October - 2015 - issue > CEO Insight

Speech Technology is the topic of Conversation

Nagendra Kumar Goel

CEO-GoVivace

Tuesday, October 20, 2015

Forward

Being able to talk to your computer as if it were human has always been considered the ideal computer user experience. Many saw the Star Trek computer as that ultimate computer experience. You talk to the computer; it knows who you are and understands the topic of what you are asking it. It responds with personalized information or asks additional questions to yield optimal information or performs a specific task. This type of user experience can speed search and input processes in a natural, humanized way. To further engage the user, text to speech voice has a personality that makes user experience fun and more likely to engage the user. This is the next generation of user interface, which is commonly referred to as a Conversational User Interface (CUI).

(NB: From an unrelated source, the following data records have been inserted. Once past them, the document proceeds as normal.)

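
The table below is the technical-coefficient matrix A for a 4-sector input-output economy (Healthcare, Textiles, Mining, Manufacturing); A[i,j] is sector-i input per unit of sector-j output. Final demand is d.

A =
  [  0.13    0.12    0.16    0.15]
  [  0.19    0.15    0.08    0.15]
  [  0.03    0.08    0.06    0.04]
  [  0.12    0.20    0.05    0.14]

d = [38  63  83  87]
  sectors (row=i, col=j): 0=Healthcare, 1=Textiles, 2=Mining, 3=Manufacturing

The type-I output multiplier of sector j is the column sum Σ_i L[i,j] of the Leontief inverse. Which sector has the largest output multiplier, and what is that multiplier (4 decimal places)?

Textiles (2.0606)

Form M = I − A:
  [  0.87   -0.12   -0.16   -0.15]
  [ -0.19    0.85   -0.08   -0.15]
  [ -0.03   -0.08    0.94   -0.04]
  [ -0.12   -0.20   -0.05    0.86]
Leontief inverse L = M⁻¹:
  [  1.2543    0.2658    0.2508    0.2768]
  [  0.3332    1.3103    0.1839    0.2952]
  [  0.0793    0.1349    1.0935    0.0882]
  [  0.2571    0.3497    0.1414    1.2752]
Total output x = L · d:
  x_0 = 1.2543·38 + 0.2658·63 + 0.2508·83 + 0.2768·87 = 109.3125
  x_1 = 0.3332·38 + 1.3103·63 + 0.1839·83 + 0.2952·87 = 136.1602
  x_2 = 0.0793·38 + 0.1349·63 + 1.0935·83 + 0.0882·87 = 109.9480
  x_3 = 0.2571·38 + 0.3497·63 + 0.1414·83 + 1.2752·87 = 154.4732
Output multipliers (column sums of L):
  Healthcare: 1.9240
  Textiles: 2.0606
  Mining: 1.6696
  Manufacturing: 1.9354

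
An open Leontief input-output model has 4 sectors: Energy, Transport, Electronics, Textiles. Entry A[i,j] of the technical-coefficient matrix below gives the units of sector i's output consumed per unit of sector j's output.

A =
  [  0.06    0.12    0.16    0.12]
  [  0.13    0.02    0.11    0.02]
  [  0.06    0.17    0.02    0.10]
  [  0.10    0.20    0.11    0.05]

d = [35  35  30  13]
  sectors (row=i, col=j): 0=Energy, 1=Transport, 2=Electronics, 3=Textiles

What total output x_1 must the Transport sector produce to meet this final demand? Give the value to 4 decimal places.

Form M = I − A:
  [  0.94   -0.12   -0.16   -0.12]
  [ -0.13    0.98   -0.11   -0.02]
  [ -0.06   -0.17    0.98   -0.10]
  [ -0.10   -0.20   -0.11    0.95]
Leontief inverse L = M⁻¹:
  [  1.1258    0.2120    0.2267    0.1705]
  [  0.1656    1.0798    0.1550    0.0600]
  [  0.1147    0.2285    1.0797    0.1329]
  [  0.1666    0.2761    0.1815    1.0986]
Total output x = L · d:
  x_0 = 1.1258·35 + 0.2120·35 + 0.2267·30 + 0.1705·13 = 55.8398
  x_1 = 0.1656·35 + 1.0798·35 + 0.1550·30 + 0.0600·13 = 49.0181
  x_2 = 0.1147·35 + 0.2285·35 + 1.0797·30 + 0.1329·13 = 46.1283
  x_3 = 0.1666·35 + 0.2761·35 + 0.1815·30 + 1.0986·13 = 35.2229

49.0181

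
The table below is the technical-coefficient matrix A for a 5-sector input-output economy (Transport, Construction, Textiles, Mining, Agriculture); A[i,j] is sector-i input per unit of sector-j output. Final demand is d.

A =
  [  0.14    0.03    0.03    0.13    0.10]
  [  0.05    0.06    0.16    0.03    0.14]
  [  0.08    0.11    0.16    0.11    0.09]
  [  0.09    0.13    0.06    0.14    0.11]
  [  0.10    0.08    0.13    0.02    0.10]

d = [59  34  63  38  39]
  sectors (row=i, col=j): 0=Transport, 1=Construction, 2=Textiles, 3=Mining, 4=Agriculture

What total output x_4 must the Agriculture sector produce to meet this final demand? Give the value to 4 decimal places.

Form M = I − A:
  [  0.86   -0.03   -0.03   -0.13   -0.10]
  [ -0.05    0.94   -0.16   -0.03   -0.14]
  [ -0.08   -0.11    0.84   -0.11   -0.09]
  [ -0.09   -0.13   -0.06    0.86   -0.11]
  [ -0.10   -0.08   -0.13   -0.02    0.90]
Leontief inverse L = M⁻¹:
  [  1.2213    0.0956    0.1054    0.2058    0.1863]
  [  0.1269    1.1315    0.2623    0.0975    0.2283]
  [  0.1757    0.2008    1.2809    0.2021    0.2035]
  [  0.1818    0.2136    0.1687    1.2244    0.2199]
  [  0.1764    0.1449    0.2238    0.0879    1.1864]
Total output x = L · d:
  x_0 = 1.2213·59 + 0.0956·34 + 0.1054·63 + 0.2058·38 + 0.1863·39 = 97.0309
  x_1 = 0.1269·59 + 1.1315·34 + 0.2623·63 + 0.0975·38 + 0.2283·39 = 75.0967
  x_2 = 0.1757·59 + 0.2008·34 + 1.2809·63 + 0.2021·38 + 0.2035·39 = 113.5079
  x_3 = 0.1818·59 + 0.2136·34 + 0.1687·63 + 1.2244·38 + 0.2199·39 = 83.7219
  x_4 = 0.1764·59 + 0.1449·34 + 0.2238·63 + 0.0879·38 + 1.1864·39 = 79.0459

79.0459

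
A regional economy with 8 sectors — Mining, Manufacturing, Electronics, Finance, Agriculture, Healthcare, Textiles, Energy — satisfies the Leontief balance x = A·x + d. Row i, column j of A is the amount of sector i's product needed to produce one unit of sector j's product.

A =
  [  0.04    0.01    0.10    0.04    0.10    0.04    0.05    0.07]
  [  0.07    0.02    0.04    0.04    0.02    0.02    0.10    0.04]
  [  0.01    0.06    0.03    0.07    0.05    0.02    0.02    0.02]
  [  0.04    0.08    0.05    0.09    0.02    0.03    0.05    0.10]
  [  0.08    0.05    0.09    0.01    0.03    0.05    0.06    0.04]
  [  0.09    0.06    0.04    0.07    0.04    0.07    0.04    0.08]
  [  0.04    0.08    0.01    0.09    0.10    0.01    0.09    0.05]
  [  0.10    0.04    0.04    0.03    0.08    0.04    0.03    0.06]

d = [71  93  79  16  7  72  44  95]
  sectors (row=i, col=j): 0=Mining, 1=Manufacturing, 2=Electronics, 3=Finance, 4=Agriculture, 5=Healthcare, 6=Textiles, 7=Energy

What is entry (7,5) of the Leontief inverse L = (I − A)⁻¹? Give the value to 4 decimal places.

Form M = I − A:
  [  0.96   -0.01   -0.10   -0.04   -0.10   -0.04   -0.05   -0.07]
  [ -0.07    0.98   -0.04   -0.04   -0.02   -0.02   -0.10   -0.04]
  [ -0.01   -0.06    0.97   -0.07   -0.05   -0.02   -0.02   -0.02]
  [ -0.04   -0.08   -0.05    0.91   -0.02   -0.03   -0.05   -0.10]
  [ -0.08   -0.05   -0.09   -0.01    0.97   -0.05   -0.06   -0.04]
  [ -0.09   -0.06   -0.04   -0.07   -0.04    0.93   -0.04   -0.08]
  [ -0.04   -0.08   -0.01   -0.09   -0.10   -0.01    0.91   -0.05]
  [ -0.10   -0.04   -0.04   -0.03   -0.08   -0.04   -0.03    0.94]
Leontief inverse L = M⁻¹:
  [  1.0833    0.0491    0.1393    0.0796    0.1425    0.0666    0.0883    0.1106]
  [  0.1025    1.0513    0.0694    0.0755    0.0591    0.0388    0.1349    0.0749]
  [  0.0375    0.0845    1.0539    0.0963    0.0722    0.0356    0.0477    0.0477]
  [  0.0864    0.1190    0.0874    1.1337    0.0632    0.0554    0.0935    0.1463]
  [  0.1176    0.0830    0.1246    0.0480    1.0716    0.0730    0.0974    0.0770]
  [  0.1407    0.1002    0.0844    0.1155    0.0883    1.1003    0.0854    0.1308]
  [  0.0879    0.1215    0.0515    0.1334    0.1439    0.0360    1.1398    0.0968]
  [  0.1428    0.0726    0.0812    0.0652    0.1223    0.0662    0.0684    1.1007]
Total output x = L · d:
  x_0 = 1.0833·71 + 0.0491·93 + 0.1393·79 + 0.0796·16 + 0.1425·7 + 0.0666·72 + 0.0883·44 + 0.1106·95 = 113.9476
  x_1 = 0.1025·71 + 1.0513·93 + 0.0694·79 + 0.0755·16 + 0.0591·7 + 0.0388·72 + 0.1349·44 + 0.0749·95 = 127.9933
  x_2 = 0.0375·71 + 0.0845·93 + 1.0539·79 + 0.0963·16 + 0.0722·7 + 0.0356·72 + 0.0477·44 + 0.0477·95 = 105.0119
  x_3 = 0.0864·71 + 0.1190·93 + 0.0874·79 + 1.1337·16 + 0.0632·7 + 0.0554·72 + 0.0935·44 + 0.1463·95 = 64.6961
  x_4 = 0.1176·71 + 0.0830·93 + 0.1246·79 + 0.0480·16 + 1.0716·7 + 0.0730·72 + 0.0974·44 + 0.0770·95 = 51.0404
  x_5 = 0.1407·71 + 0.1002·93 + 0.0844·79 + 0.1155·16 + 0.0883·7 + 1.1003·72 + 0.0854·44 + 0.1308·95 = 123.8464
  x_6 = 0.0879·71 + 0.1215·93 + 0.0515·79 + 0.1334·16 + 0.1439·7 + 0.0360·72 + 1.1398·44 + 0.0968·95 = 86.6923
  x_7 = 0.1428·71 + 0.0726·93 + 0.0812·79 + 0.0652·16 + 0.1223·7 + 0.0662·72 + 0.0684·44 + 1.1007·95 = 137.5465

L[7,5] = 0.0662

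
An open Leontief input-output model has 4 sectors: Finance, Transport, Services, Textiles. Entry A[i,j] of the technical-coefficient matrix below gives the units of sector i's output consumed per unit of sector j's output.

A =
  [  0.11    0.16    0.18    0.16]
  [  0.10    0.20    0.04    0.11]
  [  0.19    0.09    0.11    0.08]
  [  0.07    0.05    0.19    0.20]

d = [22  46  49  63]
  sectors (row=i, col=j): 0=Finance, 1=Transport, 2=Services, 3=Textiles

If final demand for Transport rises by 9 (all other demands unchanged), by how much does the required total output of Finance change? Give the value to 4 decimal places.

2.7879

Form M = I − A:
  [  0.89   -0.16   -0.18   -0.16]
  [ -0.10    0.80   -0.04   -0.11]
  [ -0.19   -0.09    0.89   -0.08]
  [ -0.07   -0.05   -0.19    0.80]
Leontief inverse L = M⁻¹:
  [  1.2563    0.3098    0.3380    0.3277]
  [  0.1991    1.3215    0.1502    0.2366]
  [  0.3059    0.2142    1.2409    0.2147]
  [  0.1950    0.1606    0.3337    1.3444]
Total output x = L · d:
  x_0 = 1.2563·22 + 0.3098·46 + 0.3380·49 + 0.3277·63 = 79.0900
  x_1 = 0.1991·22 + 1.3215·46 + 0.1502·49 + 0.2366·63 = 87.4320
  x_2 = 0.3059·22 + 0.2142·46 + 1.2409·49 + 0.2147·63 = 90.9148
  x_3 = 0.1950·22 + 0.1606·46 + 0.3337·49 + 1.3444·63 = 112.7271
Δx_0 = L[0,1] · Δd_1 = 0.3098 · 9 = 2.7879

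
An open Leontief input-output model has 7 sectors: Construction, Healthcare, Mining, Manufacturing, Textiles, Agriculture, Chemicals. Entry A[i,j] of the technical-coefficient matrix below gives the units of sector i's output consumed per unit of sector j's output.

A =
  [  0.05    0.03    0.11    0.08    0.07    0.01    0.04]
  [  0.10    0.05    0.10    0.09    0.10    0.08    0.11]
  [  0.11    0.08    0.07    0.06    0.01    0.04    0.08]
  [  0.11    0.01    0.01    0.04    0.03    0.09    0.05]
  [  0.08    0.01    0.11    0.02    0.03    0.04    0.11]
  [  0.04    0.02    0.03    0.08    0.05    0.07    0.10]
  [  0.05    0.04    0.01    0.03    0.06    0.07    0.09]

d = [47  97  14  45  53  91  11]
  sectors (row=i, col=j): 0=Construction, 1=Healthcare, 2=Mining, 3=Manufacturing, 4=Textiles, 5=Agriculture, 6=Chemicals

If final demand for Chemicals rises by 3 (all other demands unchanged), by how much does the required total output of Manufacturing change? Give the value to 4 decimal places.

Form M = I − A:
  [  0.95   -0.03   -0.11   -0.08   -0.07   -0.01   -0.04]
  [ -0.10    0.95   -0.10   -0.09   -0.10   -0.08   -0.11]
  [ -0.11   -0.08    0.93   -0.06   -0.01   -0.04   -0.08]
  [ -0.11   -0.01   -0.01    0.96   -0.03   -0.09   -0.05]
  [ -0.08   -0.01   -0.11   -0.02    0.97   -0.04   -0.11]
  [ -0.04   -0.02   -0.03   -0.08   -0.05    0.93   -0.10]
  [ -0.05   -0.04   -0.01   -0.03   -0.06   -0.07    0.91]
Leontief inverse L = M⁻¹:
  [  1.1044    0.0547    0.1519    0.1154    0.0985    0.0454    0.0917]
  [  0.1792    1.0863    0.1639    0.1477    0.1504    0.1379    0.1950]
  [  0.1684    0.1088    1.1182    0.1064    0.0511    0.0823    0.1399]
  [  0.1470    0.0266    0.0436    1.0732    0.0589    0.1191    0.0927]
  [  0.1289    0.0369    0.1495    0.0569    1.0612    0.0744    0.1628]
  [  0.0861    0.0398    0.0626    0.1136    0.0810    1.1082    0.1519]
  [  0.0904    0.0583    0.0439    0.0619    0.0907    0.1035    1.1395]
Total output x = L · d:
  x_0 = 1.1044·47 + 0.0547·97 + 0.1519·14 + 0.1154·45 + 0.0985·53 + 0.0454·91 + 0.0917·11 = 74.8934
  x_1 = 0.1792·47 + 1.0863·97 + 0.1639·14 + 0.1477·45 + 0.1504·53 + 0.1379·91 + 0.1950·11 = 145.4003
  x_2 = 0.1684·47 + 0.1088·97 + 1.1182·14 + 0.1064·45 + 0.0511·53 + 0.0823·91 + 0.1399·11 = 50.6423
  x_3 = 0.1470·47 + 0.0266·97 + 0.0436·14 + 1.0732·45 + 0.0589·53 + 0.1191·91 + 0.0927·11 = 73.3732
  x_4 = 0.1289·47 + 0.0369·97 + 0.1495·14 + 0.0569·45 + 1.0612·53 + 0.0744·91 + 0.1628·11 = 79.0921
  x_5 = 0.0861·47 + 0.0398·97 + 0.0626·14 + 0.1136·45 + 0.0810·53 + 1.1082·91 + 0.1519·11 = 120.7037
  x_6 = 0.0904·47 + 0.0583·97 + 0.0439·14 + 0.0619·45 + 0.0907·53 + 0.1035·91 + 1.1395·11 = 40.0693
Δx_3 = L[3,6] · Δd_6 = 0.0927 · 3 = 0.2780

0.2780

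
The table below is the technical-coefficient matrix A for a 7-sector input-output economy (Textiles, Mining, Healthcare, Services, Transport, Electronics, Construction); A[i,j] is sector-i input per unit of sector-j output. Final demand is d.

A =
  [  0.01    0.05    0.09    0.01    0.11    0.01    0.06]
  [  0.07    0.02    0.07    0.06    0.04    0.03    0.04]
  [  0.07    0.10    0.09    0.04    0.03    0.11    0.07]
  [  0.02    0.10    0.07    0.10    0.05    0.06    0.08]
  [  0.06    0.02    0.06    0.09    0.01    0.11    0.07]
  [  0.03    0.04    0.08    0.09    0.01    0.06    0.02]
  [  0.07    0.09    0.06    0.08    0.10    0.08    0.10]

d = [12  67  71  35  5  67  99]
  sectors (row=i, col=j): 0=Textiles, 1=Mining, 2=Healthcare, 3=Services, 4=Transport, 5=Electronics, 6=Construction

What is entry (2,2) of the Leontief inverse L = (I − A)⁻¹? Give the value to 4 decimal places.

Form M = I − A:
  [  0.99   -0.05   -0.09   -0.01   -0.11   -0.01   -0.06]
  [ -0.07    0.98   -0.07   -0.06   -0.04   -0.03   -0.04]
  [ -0.07   -0.10    0.91   -0.04   -0.03   -0.11   -0.07]
  [ -0.02   -0.10   -0.07    0.90   -0.05   -0.06   -0.08]
  [ -0.06   -0.02   -0.06   -0.09    0.99   -0.11   -0.07]
  [ -0.03   -0.04   -0.08   -0.09   -0.01    0.94   -0.02]
  [ -0.07   -0.09   -0.06   -0.08   -0.10   -0.08    0.90]
Leontief inverse L = M⁻¹:
  [  1.0439    0.0866    0.1346    0.0517    0.1369    0.0575    0.1004]
  [  0.0968    1.0584    0.1144    0.0976    0.0705    0.0693    0.0781]
  [  0.1127    0.1533    1.1569    0.0977    0.0728    0.1666    0.1224]
  [  0.0622    0.1541    0.1324    1.1606    0.0905    0.1172    0.1341]
  [  0.0924    0.0695    0.1160    0.1416    1.0471    0.1582    0.1158]
  [  0.0565    0.0796    0.1244    0.1300    0.0366    1.0988    0.0558]
  [  0.1192    0.1513    0.1347    0.1508    0.1502    0.1482    1.1646]
Total output x = L · d:
  x_0 = 1.0439·12 + 0.0866·67 + 0.1346·71 + 0.0517·35 + 0.1369·5 + 0.0575·67 + 0.1004·99 = 44.1783
  x_1 = 0.0968·12 + 1.0584·67 + 0.1144·71 + 0.0976·35 + 0.0705·5 + 0.0693·67 + 0.0781·99 = 96.3444
  x_2 = 0.1127·12 + 0.1533·67 + 1.1569·71 + 0.0977·35 + 0.0728·5 + 0.1666·67 + 0.1224·99 = 120.8215
  x_3 = 0.0622·12 + 0.1541·67 + 0.1324·71 + 1.1606·35 + 0.0905·5 + 0.1172·67 + 0.1341·99 = 82.6694
  x_4 = 0.0924·12 + 0.0695·67 + 0.1160·71 + 0.1416·35 + 1.0471·5 + 0.1582·67 + 0.1158·99 = 46.2559
  x_5 = 0.0565·12 + 0.0796·67 + 0.1244·71 + 0.1300·35 + 0.0366·5 + 1.0988·67 + 0.0558·99 = 98.7185
  x_6 = 0.1192·12 + 0.1513·67 + 0.1347·71 + 0.1508·35 + 0.1502·5 + 0.1482·67 + 1.1646·99 = 152.3882

L[2,2] = 1.1569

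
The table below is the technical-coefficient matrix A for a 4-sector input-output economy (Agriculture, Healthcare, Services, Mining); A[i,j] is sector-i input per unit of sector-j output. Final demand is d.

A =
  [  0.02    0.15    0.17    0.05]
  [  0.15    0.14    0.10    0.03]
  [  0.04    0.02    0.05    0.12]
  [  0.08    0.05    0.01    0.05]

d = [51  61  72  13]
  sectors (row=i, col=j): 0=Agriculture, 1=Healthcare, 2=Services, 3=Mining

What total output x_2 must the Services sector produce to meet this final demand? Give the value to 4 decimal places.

84.6610

Form M = I − A:
  [  0.98   -0.15   -0.17   -0.05]
  [ -0.15    0.86   -0.10   -0.03]
  [ -0.04   -0.02    0.95   -0.12]
  [ -0.08   -0.05   -0.01    0.95]
Leontief inverse L = M⁻¹:
  [  1.0664    0.1961    0.2124    0.0891]
  [  0.1967    1.2049    0.1628    0.0690]
  [  0.0618    0.0438    1.0698    0.1398]
  [  0.1008    0.0804    0.0377    1.0652]
Total output x = L · d:
  x_0 = 1.0664·51 + 0.1961·61 + 0.2124·72 + 0.0891·13 = 82.8005
  x_1 = 0.1967·51 + 1.2049·61 + 0.1628·72 + 0.0690·13 = 96.1447
  x_2 = 0.0618·51 + 0.0438·61 + 1.0698·72 + 0.1398·13 = 84.6610
  x_3 = 0.1008·51 + 0.0804·61 + 0.0377·72 + 1.0652·13 = 26.6083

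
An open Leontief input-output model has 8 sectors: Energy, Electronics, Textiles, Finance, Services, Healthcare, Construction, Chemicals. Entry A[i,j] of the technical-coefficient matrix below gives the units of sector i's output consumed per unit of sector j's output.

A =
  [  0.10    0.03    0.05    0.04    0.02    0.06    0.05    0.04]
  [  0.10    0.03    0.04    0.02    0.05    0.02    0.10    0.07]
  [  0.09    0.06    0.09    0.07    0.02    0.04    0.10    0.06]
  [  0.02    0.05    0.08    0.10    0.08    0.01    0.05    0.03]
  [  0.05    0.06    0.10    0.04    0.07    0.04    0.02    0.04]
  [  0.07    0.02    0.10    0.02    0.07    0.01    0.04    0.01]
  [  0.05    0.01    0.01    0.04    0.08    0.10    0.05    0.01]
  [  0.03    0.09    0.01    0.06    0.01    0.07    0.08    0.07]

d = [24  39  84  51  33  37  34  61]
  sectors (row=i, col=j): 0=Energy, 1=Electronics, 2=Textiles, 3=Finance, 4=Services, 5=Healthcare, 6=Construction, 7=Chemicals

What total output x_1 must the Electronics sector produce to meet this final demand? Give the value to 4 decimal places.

70.0198

Form M = I − A:
  [  0.90   -0.03   -0.05   -0.04   -0.02   -0.06   -0.05   -0.04]
  [ -0.10    0.97   -0.04   -0.02   -0.05   -0.02   -0.10   -0.07]
  [ -0.09   -0.06    0.91   -0.07   -0.02   -0.04   -0.10   -0.06]
  [ -0.02   -0.05   -0.08    0.90   -0.08   -0.01   -0.05   -0.03]
  [ -0.05   -0.06   -0.10   -0.04    0.93   -0.04   -0.02   -0.04]
  [ -0.07   -0.02   -0.10   -0.02   -0.07    0.99   -0.04   -0.01]
  [ -0.05   -0.01   -0.01   -0.04   -0.08   -0.10    0.95   -0.01]
  [ -0.03   -0.09   -0.01   -0.06   -0.01   -0.07   -0.08    0.93]
Leontief inverse L = M⁻¹:
  [  1.1450    0.0567    0.0890    0.0717    0.0510    0.0906    0.0898    0.0657]
  [  0.1473    1.0601    0.0778    0.0541    0.0843    0.0589    0.1430    0.0987]
  [  0.1494    0.0974    1.1405    0.1156    0.0638    0.0835    0.1572    0.0964]
  [  0.0643    0.0834    0.1267    1.1401    0.1185    0.0409    0.0948    0.0605]
  [  0.0997    0.0933    0.1470    0.0764    1.1040    0.0711    0.0669    0.0722]
  [  0.1116    0.0460    0.1385    0.0499    0.0972    1.0380    0.0766    0.0350]
  [  0.0870    0.0326    0.0503    0.0662    0.1129    0.1243    1.0795    0.0294]
  [  0.0739    0.1181    0.0472    0.0926    0.0470    0.1017    0.1239    1.0978]
Total output x = L · d:
  x_0 = 1.1450·24 + 0.0567·39 + 0.0890·84 + 0.0717·51 + 0.0510·33 + 0.0906·37 + 0.0898·34 + 0.0657·61 = 52.9172
  x_1 = 0.1473·24 + 1.0601·39 + 0.0778·84 + 0.0541·51 + 0.0843·33 + 0.0589·37 + 0.1430·34 + 0.0987·61 = 70.0198
  x_2 = 0.1494·24 + 0.0974·39 + 1.1405·84 + 0.1156·51 + 0.0638·33 + 0.0835·37 + 0.1572·34 + 0.0964·61 = 125.5067
  x_3 = 0.0643·24 + 0.0834·39 + 0.1267·84 + 1.1401·51 + 0.1185·33 + 0.0409·37 + 0.0948·34 + 0.0605·61 = 85.9192
  x_4 = 0.0997·24 + 0.0933·39 + 0.1470·84 + 0.0764·51 + 1.1040·33 + 0.0711·37 + 0.0669·34 + 0.0722·61 = 68.0142
  x_5 = 0.1116·24 + 0.0460·39 + 0.1385·84 + 0.0499·51 + 0.0972·33 + 1.0380·37 + 0.0766·34 + 0.0350·61 = 65.0118
  x_6 = 0.0870·24 + 0.0326·39 + 0.0503·84 + 0.0662·51 + 0.1129·33 + 0.1243·37 + 1.0795·34 + 0.0294·61 = 57.7851
  x_7 = 0.0739·24 + 0.1181·39 + 0.0472·84 + 0.0926·51 + 0.0470·33 + 0.1017·37 + 0.1239·34 + 1.0978·61 = 91.5627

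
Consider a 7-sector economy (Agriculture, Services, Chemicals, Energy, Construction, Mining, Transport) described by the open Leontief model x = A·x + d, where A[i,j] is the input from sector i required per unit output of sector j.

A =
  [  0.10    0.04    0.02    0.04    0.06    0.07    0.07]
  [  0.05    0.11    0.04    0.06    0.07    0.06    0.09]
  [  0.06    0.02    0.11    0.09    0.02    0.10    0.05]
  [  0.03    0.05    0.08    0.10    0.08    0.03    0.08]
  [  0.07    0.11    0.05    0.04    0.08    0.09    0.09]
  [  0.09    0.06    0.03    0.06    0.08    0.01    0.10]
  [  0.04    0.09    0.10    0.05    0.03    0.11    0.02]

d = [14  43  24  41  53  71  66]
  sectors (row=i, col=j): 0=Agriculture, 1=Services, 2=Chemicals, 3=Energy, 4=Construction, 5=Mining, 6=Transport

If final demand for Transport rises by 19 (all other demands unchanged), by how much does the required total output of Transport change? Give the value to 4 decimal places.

Form M = I − A:
  [  0.90   -0.04   -0.02   -0.04   -0.06   -0.07   -0.07]
  [ -0.05    0.89   -0.04   -0.06   -0.07   -0.06   -0.09]
  [ -0.06   -0.02    0.89   -0.09   -0.02   -0.10   -0.05]
  [ -0.03   -0.05   -0.08    0.90   -0.08   -0.03   -0.08]
  [ -0.07   -0.11   -0.05   -0.04    0.92   -0.09   -0.09]
  [ -0.09   -0.06   -0.03   -0.06   -0.08    0.99   -0.10]
  [ -0.04   -0.09   -0.10   -0.05   -0.03   -0.11    0.98]
Leontief inverse L = M⁻¹:
  [  1.1484    0.0908    0.0609    0.0825    0.1046    0.1184    0.1219]
  [  0.1038    1.1756    0.0936    0.1143    0.1236    0.1197    0.1531]
  [  0.1114    0.0686    1.1631    0.1449    0.0671    0.1519    0.1071]
  [  0.0784    0.1072    0.1360    1.1545    0.1287    0.0877    0.1374]
  [  0.1317    0.1813    0.1072    0.0985    1.1390    0.1554    0.1600]
  [  0.1387    0.1172    0.0784    0.1071    0.1268    1.0668    0.1539]
  [  0.0914    0.1428    0.1488    0.1026    0.0781    0.1603    1.0796]
Total output x = L · d:
  x_0 = 1.1484·14 + 0.0908·43 + 0.0609·24 + 0.0825·41 + 0.1046·53 + 0.1184·71 + 0.1219·66 = 46.8202
  x_1 = 0.1038·14 + 1.1756·43 + 0.0936·24 + 0.1143·41 + 0.1236·53 + 0.1197·71 + 0.1531·66 = 84.0925
  x_2 = 0.1114·14 + 0.0686·43 + 1.1631·24 + 0.1449·41 + 0.0671·53 + 0.1519·71 + 0.1071·66 = 59.7745
  x_3 = 0.0784·14 + 0.1072·43 + 0.1360·24 + 1.1545·41 + 0.1287·53 + 0.0877·71 + 0.1374·66 = 78.4249
  x_4 = 0.1317·14 + 0.1813·43 + 0.1072·24 + 0.0985·41 + 1.1390·53 + 0.1554·71 + 0.1600·66 = 98.2165
  x_5 = 0.1387·14 + 0.1172·43 + 0.0784·24 + 0.1071·41 + 0.1268·53 + 1.0668·71 + 0.1539·66 = 105.8713
  x_6 = 0.0914·14 + 0.1428·43 + 0.1488·24 + 0.1026·41 + 0.0781·53 + 0.1603·71 + 1.0796·66 = 101.9716
Δx_6 = L[6,6] · Δd_6 = 1.0796 · 19 = 20.5115

20.5115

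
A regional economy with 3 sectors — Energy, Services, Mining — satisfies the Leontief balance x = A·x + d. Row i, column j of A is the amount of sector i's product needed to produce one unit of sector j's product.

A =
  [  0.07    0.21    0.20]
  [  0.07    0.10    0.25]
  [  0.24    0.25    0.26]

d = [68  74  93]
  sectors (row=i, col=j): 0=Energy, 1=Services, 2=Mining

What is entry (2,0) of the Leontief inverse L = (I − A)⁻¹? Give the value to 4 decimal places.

Form M = I − A:
  [  0.93   -0.21   -0.20]
  [ -0.07    0.90   -0.25]
  [ -0.24   -0.25    0.74]
Leontief inverse L = M⁻¹:
  [  1.2289    0.4183    0.4734]
  [  0.2277    1.3037    0.5020]
  [  0.4755    0.5761    1.6745]
Total output x = L · d:
  x_0 = 1.2289·68 + 0.4183·74 + 0.4734·93 = 158.5497
  x_1 = 0.2277·68 + 1.3037·74 + 0.5020·93 = 158.6344
  x_2 = 0.4755·68 + 0.5761·74 + 1.6745·93 = 230.6899

L[2,0] = 0.4755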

While speech technology has been around for over half a century, in the last decade the accuracies of these systems have inched up to provide an enhanced user experience. Speech recognition is regularly used for transcription, interactive voice response, auto command and control, and information searching on mobile devices. Increases in processing power, storage, cloud computing, and recent developments in deep learning have all contributed to this.

Today's technology can be easily added to web and mobile applications to input information and control the application. On smaller devices, audio is streamed over the Internet to servers that process the audio and convert into text. Yet the process is so seamless that the user doesn't notice the role of the cloud technology. When combined with natural language processing, text can be converted to structured data. For example, patients are interviewed by virtual physicians and nurses about their medical problems. The problems can be spoken by patients or physicians and codified into clinical concepts for diagnosis and analytics.

Smart phones and tablets have stimulated new demand for next generation speech recognition in the form of CUIs. These devices are designed for mobile speech input and benefit tremendously from speech technology, because typing on phones and tablets is difficult. Apple's Siri, Google's speech recognition and Microsoft's Cortana are the first generation CUIs. These applications have been embraced by the average consumer as a new way to interact with their devices. The next phase shall extend the same concept to industry specific mobile applications.

As speech evolves to a conversational interface, the system becomes more intelligent and humanized. Natural language processing technology and unstructured information management software are combined with speech recognition and text to speech to produce a conversational interface. Unstructured information management is used to store personal and topic specific information, which is the core knowledge base used to build the intelligent dialog. Mobile and Internet applications are capturing more personalized. information about the user, her location, the context, and subject matter. This information helps build a profile of the user that can be accessed by the CUI to deliver the information that makes sense given the context, despite an ambiguous question. The CUI knows when more information is needed so that an intelligent question is asked to capture complete information to deliver the best answer or to perform the proper task. Clearly, the user interface of speech enabled applications needs to be built from a user centric perspective rather than the technology, data structure or algorithms.